MONEY OR MUSIC: You just can’t get them Both
MySpace Music bought Imeem, the popular networking site, for a reported price of 8 or 10 million dollars, (most of it to pay for the staff, rather than the music or the customers, which actually went for less than $ 1 million) on Tuesday Dec 8th.
Indie Label Lawsuit
Imeem, which had been facing money problems for quite some time now, gave into the pressure when Indie label The Orchard, sought to sue it for a whopping $150,000, per record it allegedly infringed. Whatever the issue had been, Imeem, which had the lowest play on demand rates, is now dead and gone. (If you try to access it now, you get routed to the MySpace Music webpage)
MySpace definitely benefits from this move, in fact, MySpace Music- the joint initiative between record labels and News Corps, My Space, was facing a steady bunch of problems on its own, for starters, no one could find where the service was, and it forgot to host any indie label, something which helped save MySpace from nemesis FaceBook, in the first place. But this recent acquisition helps MySpace gain access to more than 16 million of Imeem’s users worldwide, along with its Snocap property, 7 million plus tracks from largely indie bands.
But while MySpace makes merry under the sun, thousands of artists have been left unpaid, since SnoCap’s liabilities to these artists (some of whom have not been paid for an entire year), was not included in the agreement.
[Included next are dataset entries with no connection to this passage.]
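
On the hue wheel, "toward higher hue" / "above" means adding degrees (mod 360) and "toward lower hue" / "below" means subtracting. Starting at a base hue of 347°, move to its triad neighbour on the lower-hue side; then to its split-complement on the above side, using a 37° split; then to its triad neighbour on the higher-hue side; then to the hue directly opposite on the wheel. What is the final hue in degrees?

24°

triadic ↓ −120°: 347 − 120 = 227°
split-comp 37° ↑ +217°: 227 + 217 = 444 → 444 − 360 = 84°
triadic ↑ +120°: 84 + 120 = 204°
complement +180°: 204 + 180 = 384 → 384 − 360 = 24°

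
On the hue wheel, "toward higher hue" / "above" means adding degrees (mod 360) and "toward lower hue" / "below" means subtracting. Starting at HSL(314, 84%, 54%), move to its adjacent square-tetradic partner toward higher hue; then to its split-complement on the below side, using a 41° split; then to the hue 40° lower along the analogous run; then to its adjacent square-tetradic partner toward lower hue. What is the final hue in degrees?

53°

+90° (square ↑): 314 + 90 = 404 → 404 − 360 = 44°
+139° (split-comp 41° ↓): 44 + 139 = 183°
−40° (analog 40° ↓): 183 − 40 = 143°
−90° (square ↓): 143 − 90 = 53°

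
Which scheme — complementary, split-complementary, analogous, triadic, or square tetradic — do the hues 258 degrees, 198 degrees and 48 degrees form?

split-complementary

Sort the hues: 48°, 198°, 258°.
Successive gaps around the wheel: 150°, 60°, 150°.
Two 150° gaps and one 60° gap — a base hue opposite a pair of accents 30° either side of its complement — is the split-complementary pattern.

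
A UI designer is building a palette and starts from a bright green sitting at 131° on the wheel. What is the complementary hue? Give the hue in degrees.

311°

The complement sits 180° across the wheel.
131 + 180 = 311°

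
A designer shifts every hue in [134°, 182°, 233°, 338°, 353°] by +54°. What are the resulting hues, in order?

188°, 236°, 287°, 32°, 47°

134 + 54 = 188°
182 + 54 = 236°
233 + 54 = 287°
338 + 54 = 392 → 392 − 360 = 32°
353 + 54 = 407 → 407 − 360 = 47°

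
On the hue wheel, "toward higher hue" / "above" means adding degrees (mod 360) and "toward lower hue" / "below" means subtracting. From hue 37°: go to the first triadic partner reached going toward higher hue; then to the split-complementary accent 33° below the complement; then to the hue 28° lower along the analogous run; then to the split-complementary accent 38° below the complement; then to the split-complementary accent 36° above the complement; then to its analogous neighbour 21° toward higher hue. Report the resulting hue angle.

triadic ↑ +120°: 37 + 120 = 157°
split-comp 33° ↓ +147°: 157 + 147 = 304°
analog 28° ↓ −28°: 304 − 28 = 276°
split-comp 38° ↓ +142°: 276 + 142 = 418 → 418 − 360 = 58°
split-comp 36° ↑ +216°: 58 + 216 = 274°
analog 21° ↑ +21°: 274 + 21 = 295°

295°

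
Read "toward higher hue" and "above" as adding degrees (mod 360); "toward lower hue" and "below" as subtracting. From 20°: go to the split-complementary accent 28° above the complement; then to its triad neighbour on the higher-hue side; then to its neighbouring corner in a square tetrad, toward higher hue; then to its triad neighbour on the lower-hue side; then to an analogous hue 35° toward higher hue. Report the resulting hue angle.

353°

+208° (split-comp 28° ↑): 20 + 208 = 228°
+120° (triadic ↑): 228 + 120 = 348°
+90° (square ↑): 348 + 90 = 438 → 438 − 360 = 78°
−120° (triadic ↓): 78 − 120 = -42 → -42 + 360 = 318°
+35° (analog 35° ↑): 318 + 35 = 353°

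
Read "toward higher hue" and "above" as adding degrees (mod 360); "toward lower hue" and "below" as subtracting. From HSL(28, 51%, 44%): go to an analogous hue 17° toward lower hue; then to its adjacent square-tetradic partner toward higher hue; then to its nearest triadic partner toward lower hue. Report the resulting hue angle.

341°

28 − 17 = 11°   (analog 17° ↓)
11 + 90 = 101°   (square ↑)
101 − 120 = -19 → -19 + 360 = 341°   (triadic ↓)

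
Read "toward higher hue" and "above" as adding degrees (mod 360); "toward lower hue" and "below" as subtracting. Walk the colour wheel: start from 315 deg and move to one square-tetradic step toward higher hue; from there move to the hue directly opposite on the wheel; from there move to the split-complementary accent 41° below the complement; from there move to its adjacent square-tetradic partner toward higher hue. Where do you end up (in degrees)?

+90° (square ↑): 315 + 90 = 405 → 405 − 360 = 45°
+180° (complement): 45 + 180 = 225°
+139° (split-comp 41° ↓): 225 + 139 = 364 → 364 − 360 = 4°
+90° (square ↑): 4 + 90 = 94°

94°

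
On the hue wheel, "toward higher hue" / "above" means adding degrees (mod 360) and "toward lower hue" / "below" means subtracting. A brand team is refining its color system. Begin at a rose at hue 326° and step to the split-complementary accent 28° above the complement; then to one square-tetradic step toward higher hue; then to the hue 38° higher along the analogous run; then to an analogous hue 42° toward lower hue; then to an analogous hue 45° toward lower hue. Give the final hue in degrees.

215°

+208° (split-comp 28° ↑): 326 + 208 = 534 → 534 − 360 = 174°
+90° (square ↑): 174 + 90 = 264°
+38° (analog 38° ↑): 264 + 38 = 302°
−42° (analog 42° ↓): 302 − 42 = 260°
−45° (analog 45° ↓): 260 − 45 = 215°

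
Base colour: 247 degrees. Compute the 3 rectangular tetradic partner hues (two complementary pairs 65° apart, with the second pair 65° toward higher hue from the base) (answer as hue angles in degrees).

312°, 67°, 132°

A rectangular tetradic uses two complementary pairs 65° apart: offsets 0°, 65°, 180°, 245°.
247 + 65 = 312°
247 + 180 = 427 → 427 − 360 = 67°
247 + 245 = 492 → 492 − 360 = 132°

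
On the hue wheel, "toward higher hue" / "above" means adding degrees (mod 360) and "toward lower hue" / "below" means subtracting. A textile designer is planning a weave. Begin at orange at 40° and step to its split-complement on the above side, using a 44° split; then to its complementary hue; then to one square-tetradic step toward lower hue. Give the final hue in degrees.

split-comp 44° ↑ +224°: 40 + 224 = 264°
complement +180°: 264 + 180 = 444 → 444 − 360 = 84°
square ↓ −90°: 84 − 90 = -6 → -6 + 360 = 354°

354°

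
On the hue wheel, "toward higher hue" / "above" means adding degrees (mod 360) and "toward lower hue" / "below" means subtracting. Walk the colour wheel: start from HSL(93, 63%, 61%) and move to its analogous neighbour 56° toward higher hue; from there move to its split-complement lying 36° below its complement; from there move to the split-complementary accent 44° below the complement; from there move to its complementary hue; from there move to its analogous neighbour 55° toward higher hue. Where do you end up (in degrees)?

304°

93 + 56 = 149°   (analog 56° ↑)
149 + 144 = 293°   (split-comp 36° ↓)
293 + 136 = 429 → 429 − 360 = 69°   (split-comp 44° ↓)
69 + 180 = 249°   (complement)
249 + 55 = 304°   (analog 55° ↑)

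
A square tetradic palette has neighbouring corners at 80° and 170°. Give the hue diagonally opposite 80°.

260°

A square tetradic scheme places four hues 90° apart; opposite corners are 180° apart.
80 + 180 = 260°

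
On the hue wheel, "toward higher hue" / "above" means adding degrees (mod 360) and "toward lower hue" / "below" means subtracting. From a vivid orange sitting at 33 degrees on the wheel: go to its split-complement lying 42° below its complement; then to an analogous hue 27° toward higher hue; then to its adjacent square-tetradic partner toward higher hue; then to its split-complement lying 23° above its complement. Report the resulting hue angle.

+138° (split-comp 42° ↓): 33 + 138 = 171°
+27° (analog 27° ↑): 171 + 27 = 198°
+90° (square ↑): 198 + 90 = 288°
+203° (split-comp 23° ↑): 288 + 203 = 491 → 491 − 360 = 131°

131°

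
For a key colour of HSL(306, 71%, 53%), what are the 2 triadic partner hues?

66° and 186°

A triad places three hues 120° apart.
306 + 120 = 426 → 426 − 360 = 66°
306 + 240 = 546 → 546 − 360 = 186°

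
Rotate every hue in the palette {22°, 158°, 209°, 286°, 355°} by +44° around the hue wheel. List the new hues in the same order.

22 + 44 = 66°
158 + 44 = 202°
209 + 44 = 253°
286 + 44 = 330°
355 + 44 = 399 → 399 − 360 = 39°

66°, 202°, 253°, 330°, 39°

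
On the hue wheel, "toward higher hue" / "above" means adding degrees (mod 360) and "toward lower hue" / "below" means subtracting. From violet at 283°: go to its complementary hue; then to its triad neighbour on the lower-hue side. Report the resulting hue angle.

complement +180°: 283 + 180 = 463 → 463 − 360 = 103°
triadic ↓ −120°: 103 − 120 = -17 → -17 + 360 = 343°

343°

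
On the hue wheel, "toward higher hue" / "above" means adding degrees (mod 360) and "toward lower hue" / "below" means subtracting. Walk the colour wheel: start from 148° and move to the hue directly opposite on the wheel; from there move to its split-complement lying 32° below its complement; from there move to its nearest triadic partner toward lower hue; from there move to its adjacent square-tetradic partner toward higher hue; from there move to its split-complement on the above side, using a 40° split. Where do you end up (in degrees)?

306°

+180° (complement): 148 + 180 = 328°
+148° (split-comp 32° ↓): 328 + 148 = 476 → 476 − 360 = 116°
−120° (triadic ↓): 116 − 120 = -4 → -4 + 360 = 356°
+90° (square ↑): 356 + 90 = 446 → 446 − 360 = 86°
+220° (split-comp 40° ↑): 86 + 220 = 306°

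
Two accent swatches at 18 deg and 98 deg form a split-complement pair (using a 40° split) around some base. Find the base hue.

The accents sit 40° either side of the complement, so the complement is their short-arc midpoint on the wheel.
Short-arc midpoint of 18° and 98°: 58°.
Base is 180° from the complement: 58 − 180 = -122 → -122 + 360 = 238°

238°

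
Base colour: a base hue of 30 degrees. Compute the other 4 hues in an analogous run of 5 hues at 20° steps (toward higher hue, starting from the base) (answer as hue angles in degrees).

50°, 70°, 90° and 110°

Analogous hues sit every 20° along the wheel.
30 + 20 = 50°
30 + 40 = 70°
30 + 60 = 90°
30 + 80 = 110°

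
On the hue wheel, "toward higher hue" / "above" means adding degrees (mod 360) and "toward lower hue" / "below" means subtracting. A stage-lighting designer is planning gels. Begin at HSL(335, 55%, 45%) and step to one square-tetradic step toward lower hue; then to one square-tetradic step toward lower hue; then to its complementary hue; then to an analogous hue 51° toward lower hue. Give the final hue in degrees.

284°

335 − 90 = 245°   (square ↓)
245 − 90 = 155°   (square ↓)
155 + 180 = 335°   (complement)
335 − 51 = 284°   (analog 51° ↓)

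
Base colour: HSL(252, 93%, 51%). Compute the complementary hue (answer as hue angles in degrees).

The complement sits 180° across the wheel.
252 + 180 = 432 → 432 − 360 = 72°

72°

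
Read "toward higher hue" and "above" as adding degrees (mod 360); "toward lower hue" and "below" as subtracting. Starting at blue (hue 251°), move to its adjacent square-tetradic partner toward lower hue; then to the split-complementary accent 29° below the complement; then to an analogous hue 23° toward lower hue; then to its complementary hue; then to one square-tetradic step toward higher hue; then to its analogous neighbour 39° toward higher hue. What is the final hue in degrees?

238°

251 − 90 = 161°   (square ↓)
161 + 151 = 312°   (split-comp 29° ↓)
312 − 23 = 289°   (analog 23° ↓)
289 + 180 = 469 → 469 − 360 = 109°   (complement)
109 + 90 = 199°   (square ↑)
199 + 39 = 238°   (analog 39° ↑)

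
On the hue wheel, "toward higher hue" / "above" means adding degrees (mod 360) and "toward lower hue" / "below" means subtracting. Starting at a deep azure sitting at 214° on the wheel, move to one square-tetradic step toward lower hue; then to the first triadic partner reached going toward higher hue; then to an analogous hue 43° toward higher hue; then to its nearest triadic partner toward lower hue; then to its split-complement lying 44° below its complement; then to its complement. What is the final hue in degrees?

square ↓ −90°: 214 − 90 = 124°
triadic ↑ +120°: 124 + 120 = 244°
analog 43° ↑ +43°: 244 + 43 = 287°
triadic ↓ −120°: 287 − 120 = 167°
split-comp 44° ↓ +136°: 167 + 136 = 303°
complement +180°: 303 + 180 = 483 → 483 − 360 = 123°

123°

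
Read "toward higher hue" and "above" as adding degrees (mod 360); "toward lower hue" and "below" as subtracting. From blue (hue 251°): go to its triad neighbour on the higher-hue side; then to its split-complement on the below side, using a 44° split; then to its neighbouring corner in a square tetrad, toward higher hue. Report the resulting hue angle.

237°

triadic ↑ +120°: 251 + 120 = 371 → 371 − 360 = 11°
split-comp 44° ↓ +136°: 11 + 136 = 147°
square ↑ +90°: 147 + 90 = 237°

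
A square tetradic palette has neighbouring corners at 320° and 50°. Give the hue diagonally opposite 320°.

A square tetradic scheme places four hues 90° apart; opposite corners are 180° apart.
320 + 180 = 500 → 500 − 360 = 140°

140°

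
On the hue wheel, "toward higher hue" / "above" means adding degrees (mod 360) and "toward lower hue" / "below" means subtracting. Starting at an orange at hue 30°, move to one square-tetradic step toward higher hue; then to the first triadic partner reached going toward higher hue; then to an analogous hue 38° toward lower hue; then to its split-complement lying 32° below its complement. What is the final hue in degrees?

square ↑ +90°: 30 + 90 = 120°
triadic ↑ +120°: 120 + 120 = 240°
analog 38° ↓ −38°: 240 − 38 = 202°
split-comp 32° ↓ +148°: 202 + 148 = 350°

350°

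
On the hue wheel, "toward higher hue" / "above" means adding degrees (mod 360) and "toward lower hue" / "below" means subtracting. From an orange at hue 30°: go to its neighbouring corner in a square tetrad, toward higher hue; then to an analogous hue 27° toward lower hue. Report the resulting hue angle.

93°

30 + 90 = 120°   (square ↑)
120 − 27 = 93°   (analog 27° ↓)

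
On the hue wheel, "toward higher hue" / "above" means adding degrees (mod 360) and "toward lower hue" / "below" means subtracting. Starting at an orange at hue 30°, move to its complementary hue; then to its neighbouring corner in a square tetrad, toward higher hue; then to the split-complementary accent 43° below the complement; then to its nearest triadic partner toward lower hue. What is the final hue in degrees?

317°

complement +180°: 30 + 180 = 210°
square ↑ +90°: 210 + 90 = 300°
split-comp 43° ↓ +137°: 300 + 137 = 437 → 437 − 360 = 77°
triadic ↓ −120°: 77 − 120 = -43 → -43 + 360 = 317°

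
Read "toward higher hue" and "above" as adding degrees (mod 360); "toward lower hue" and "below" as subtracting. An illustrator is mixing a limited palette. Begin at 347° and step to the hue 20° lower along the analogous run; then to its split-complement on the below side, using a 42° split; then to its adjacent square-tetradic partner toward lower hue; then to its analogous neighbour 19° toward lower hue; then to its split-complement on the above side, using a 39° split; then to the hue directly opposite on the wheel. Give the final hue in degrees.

35°

analog 20° ↓ −20°: 347 − 20 = 327°
split-comp 42° ↓ +138°: 327 + 138 = 465 → 465 − 360 = 105°
square ↓ −90°: 105 − 90 = 15°
analog 19° ↓ −19°: 15 − 19 = -4 → -4 + 360 = 356°
split-comp 39° ↑ +219°: 356 + 219 = 575 → 575 − 360 = 215°
complement +180°: 215 + 180 = 395 → 395 − 360 = 35°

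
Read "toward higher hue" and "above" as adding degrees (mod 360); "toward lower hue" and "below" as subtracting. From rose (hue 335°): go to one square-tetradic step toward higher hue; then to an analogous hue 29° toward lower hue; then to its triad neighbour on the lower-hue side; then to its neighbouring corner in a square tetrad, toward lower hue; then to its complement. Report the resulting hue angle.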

Ultimately, in this heady mix of music and money, the only unfortunate souls seem to be the guys who stream free music, and depend on ads to generate revenue. Looking at the level of piracy on the internet, it’s really unfortunate, that people, who are trying to come up with legit ways to generate revenues, while giving the masses what they want, are suffering so much. And all because, The Big Labels play hard ball and won’t bring down the licensing fees.
It’s the outmoded structure of the music industry that is the root cause of piracy, which it itself complains about. Imeem, which bought SnoCap to fingerprint music and pay royalties where needed, was going the right way. Users would upload their remixes and home videos and SnoCap would determine how much of a song was used, and payout the original artist accordingly. But inflexible rates (even though Imeem was purported to be paying the lowest rate at $0.004, per stream) pretty much choked it to death. The music industry needs to realise that rates change with the market, keeping a fixed rate for every track you sell on the Internet, will help some, but kill a lot more.
Ad generated revenue, seems to be getting an even more outlandish dream, considering the fate that befell Imeem. Even MySpace Music is supposed to be considering, adding a subscription price to the site. It’s only sites like YouTube, which have a strong visual element, who can survive on the Ad model and still get to play free music, to the delight of its customers.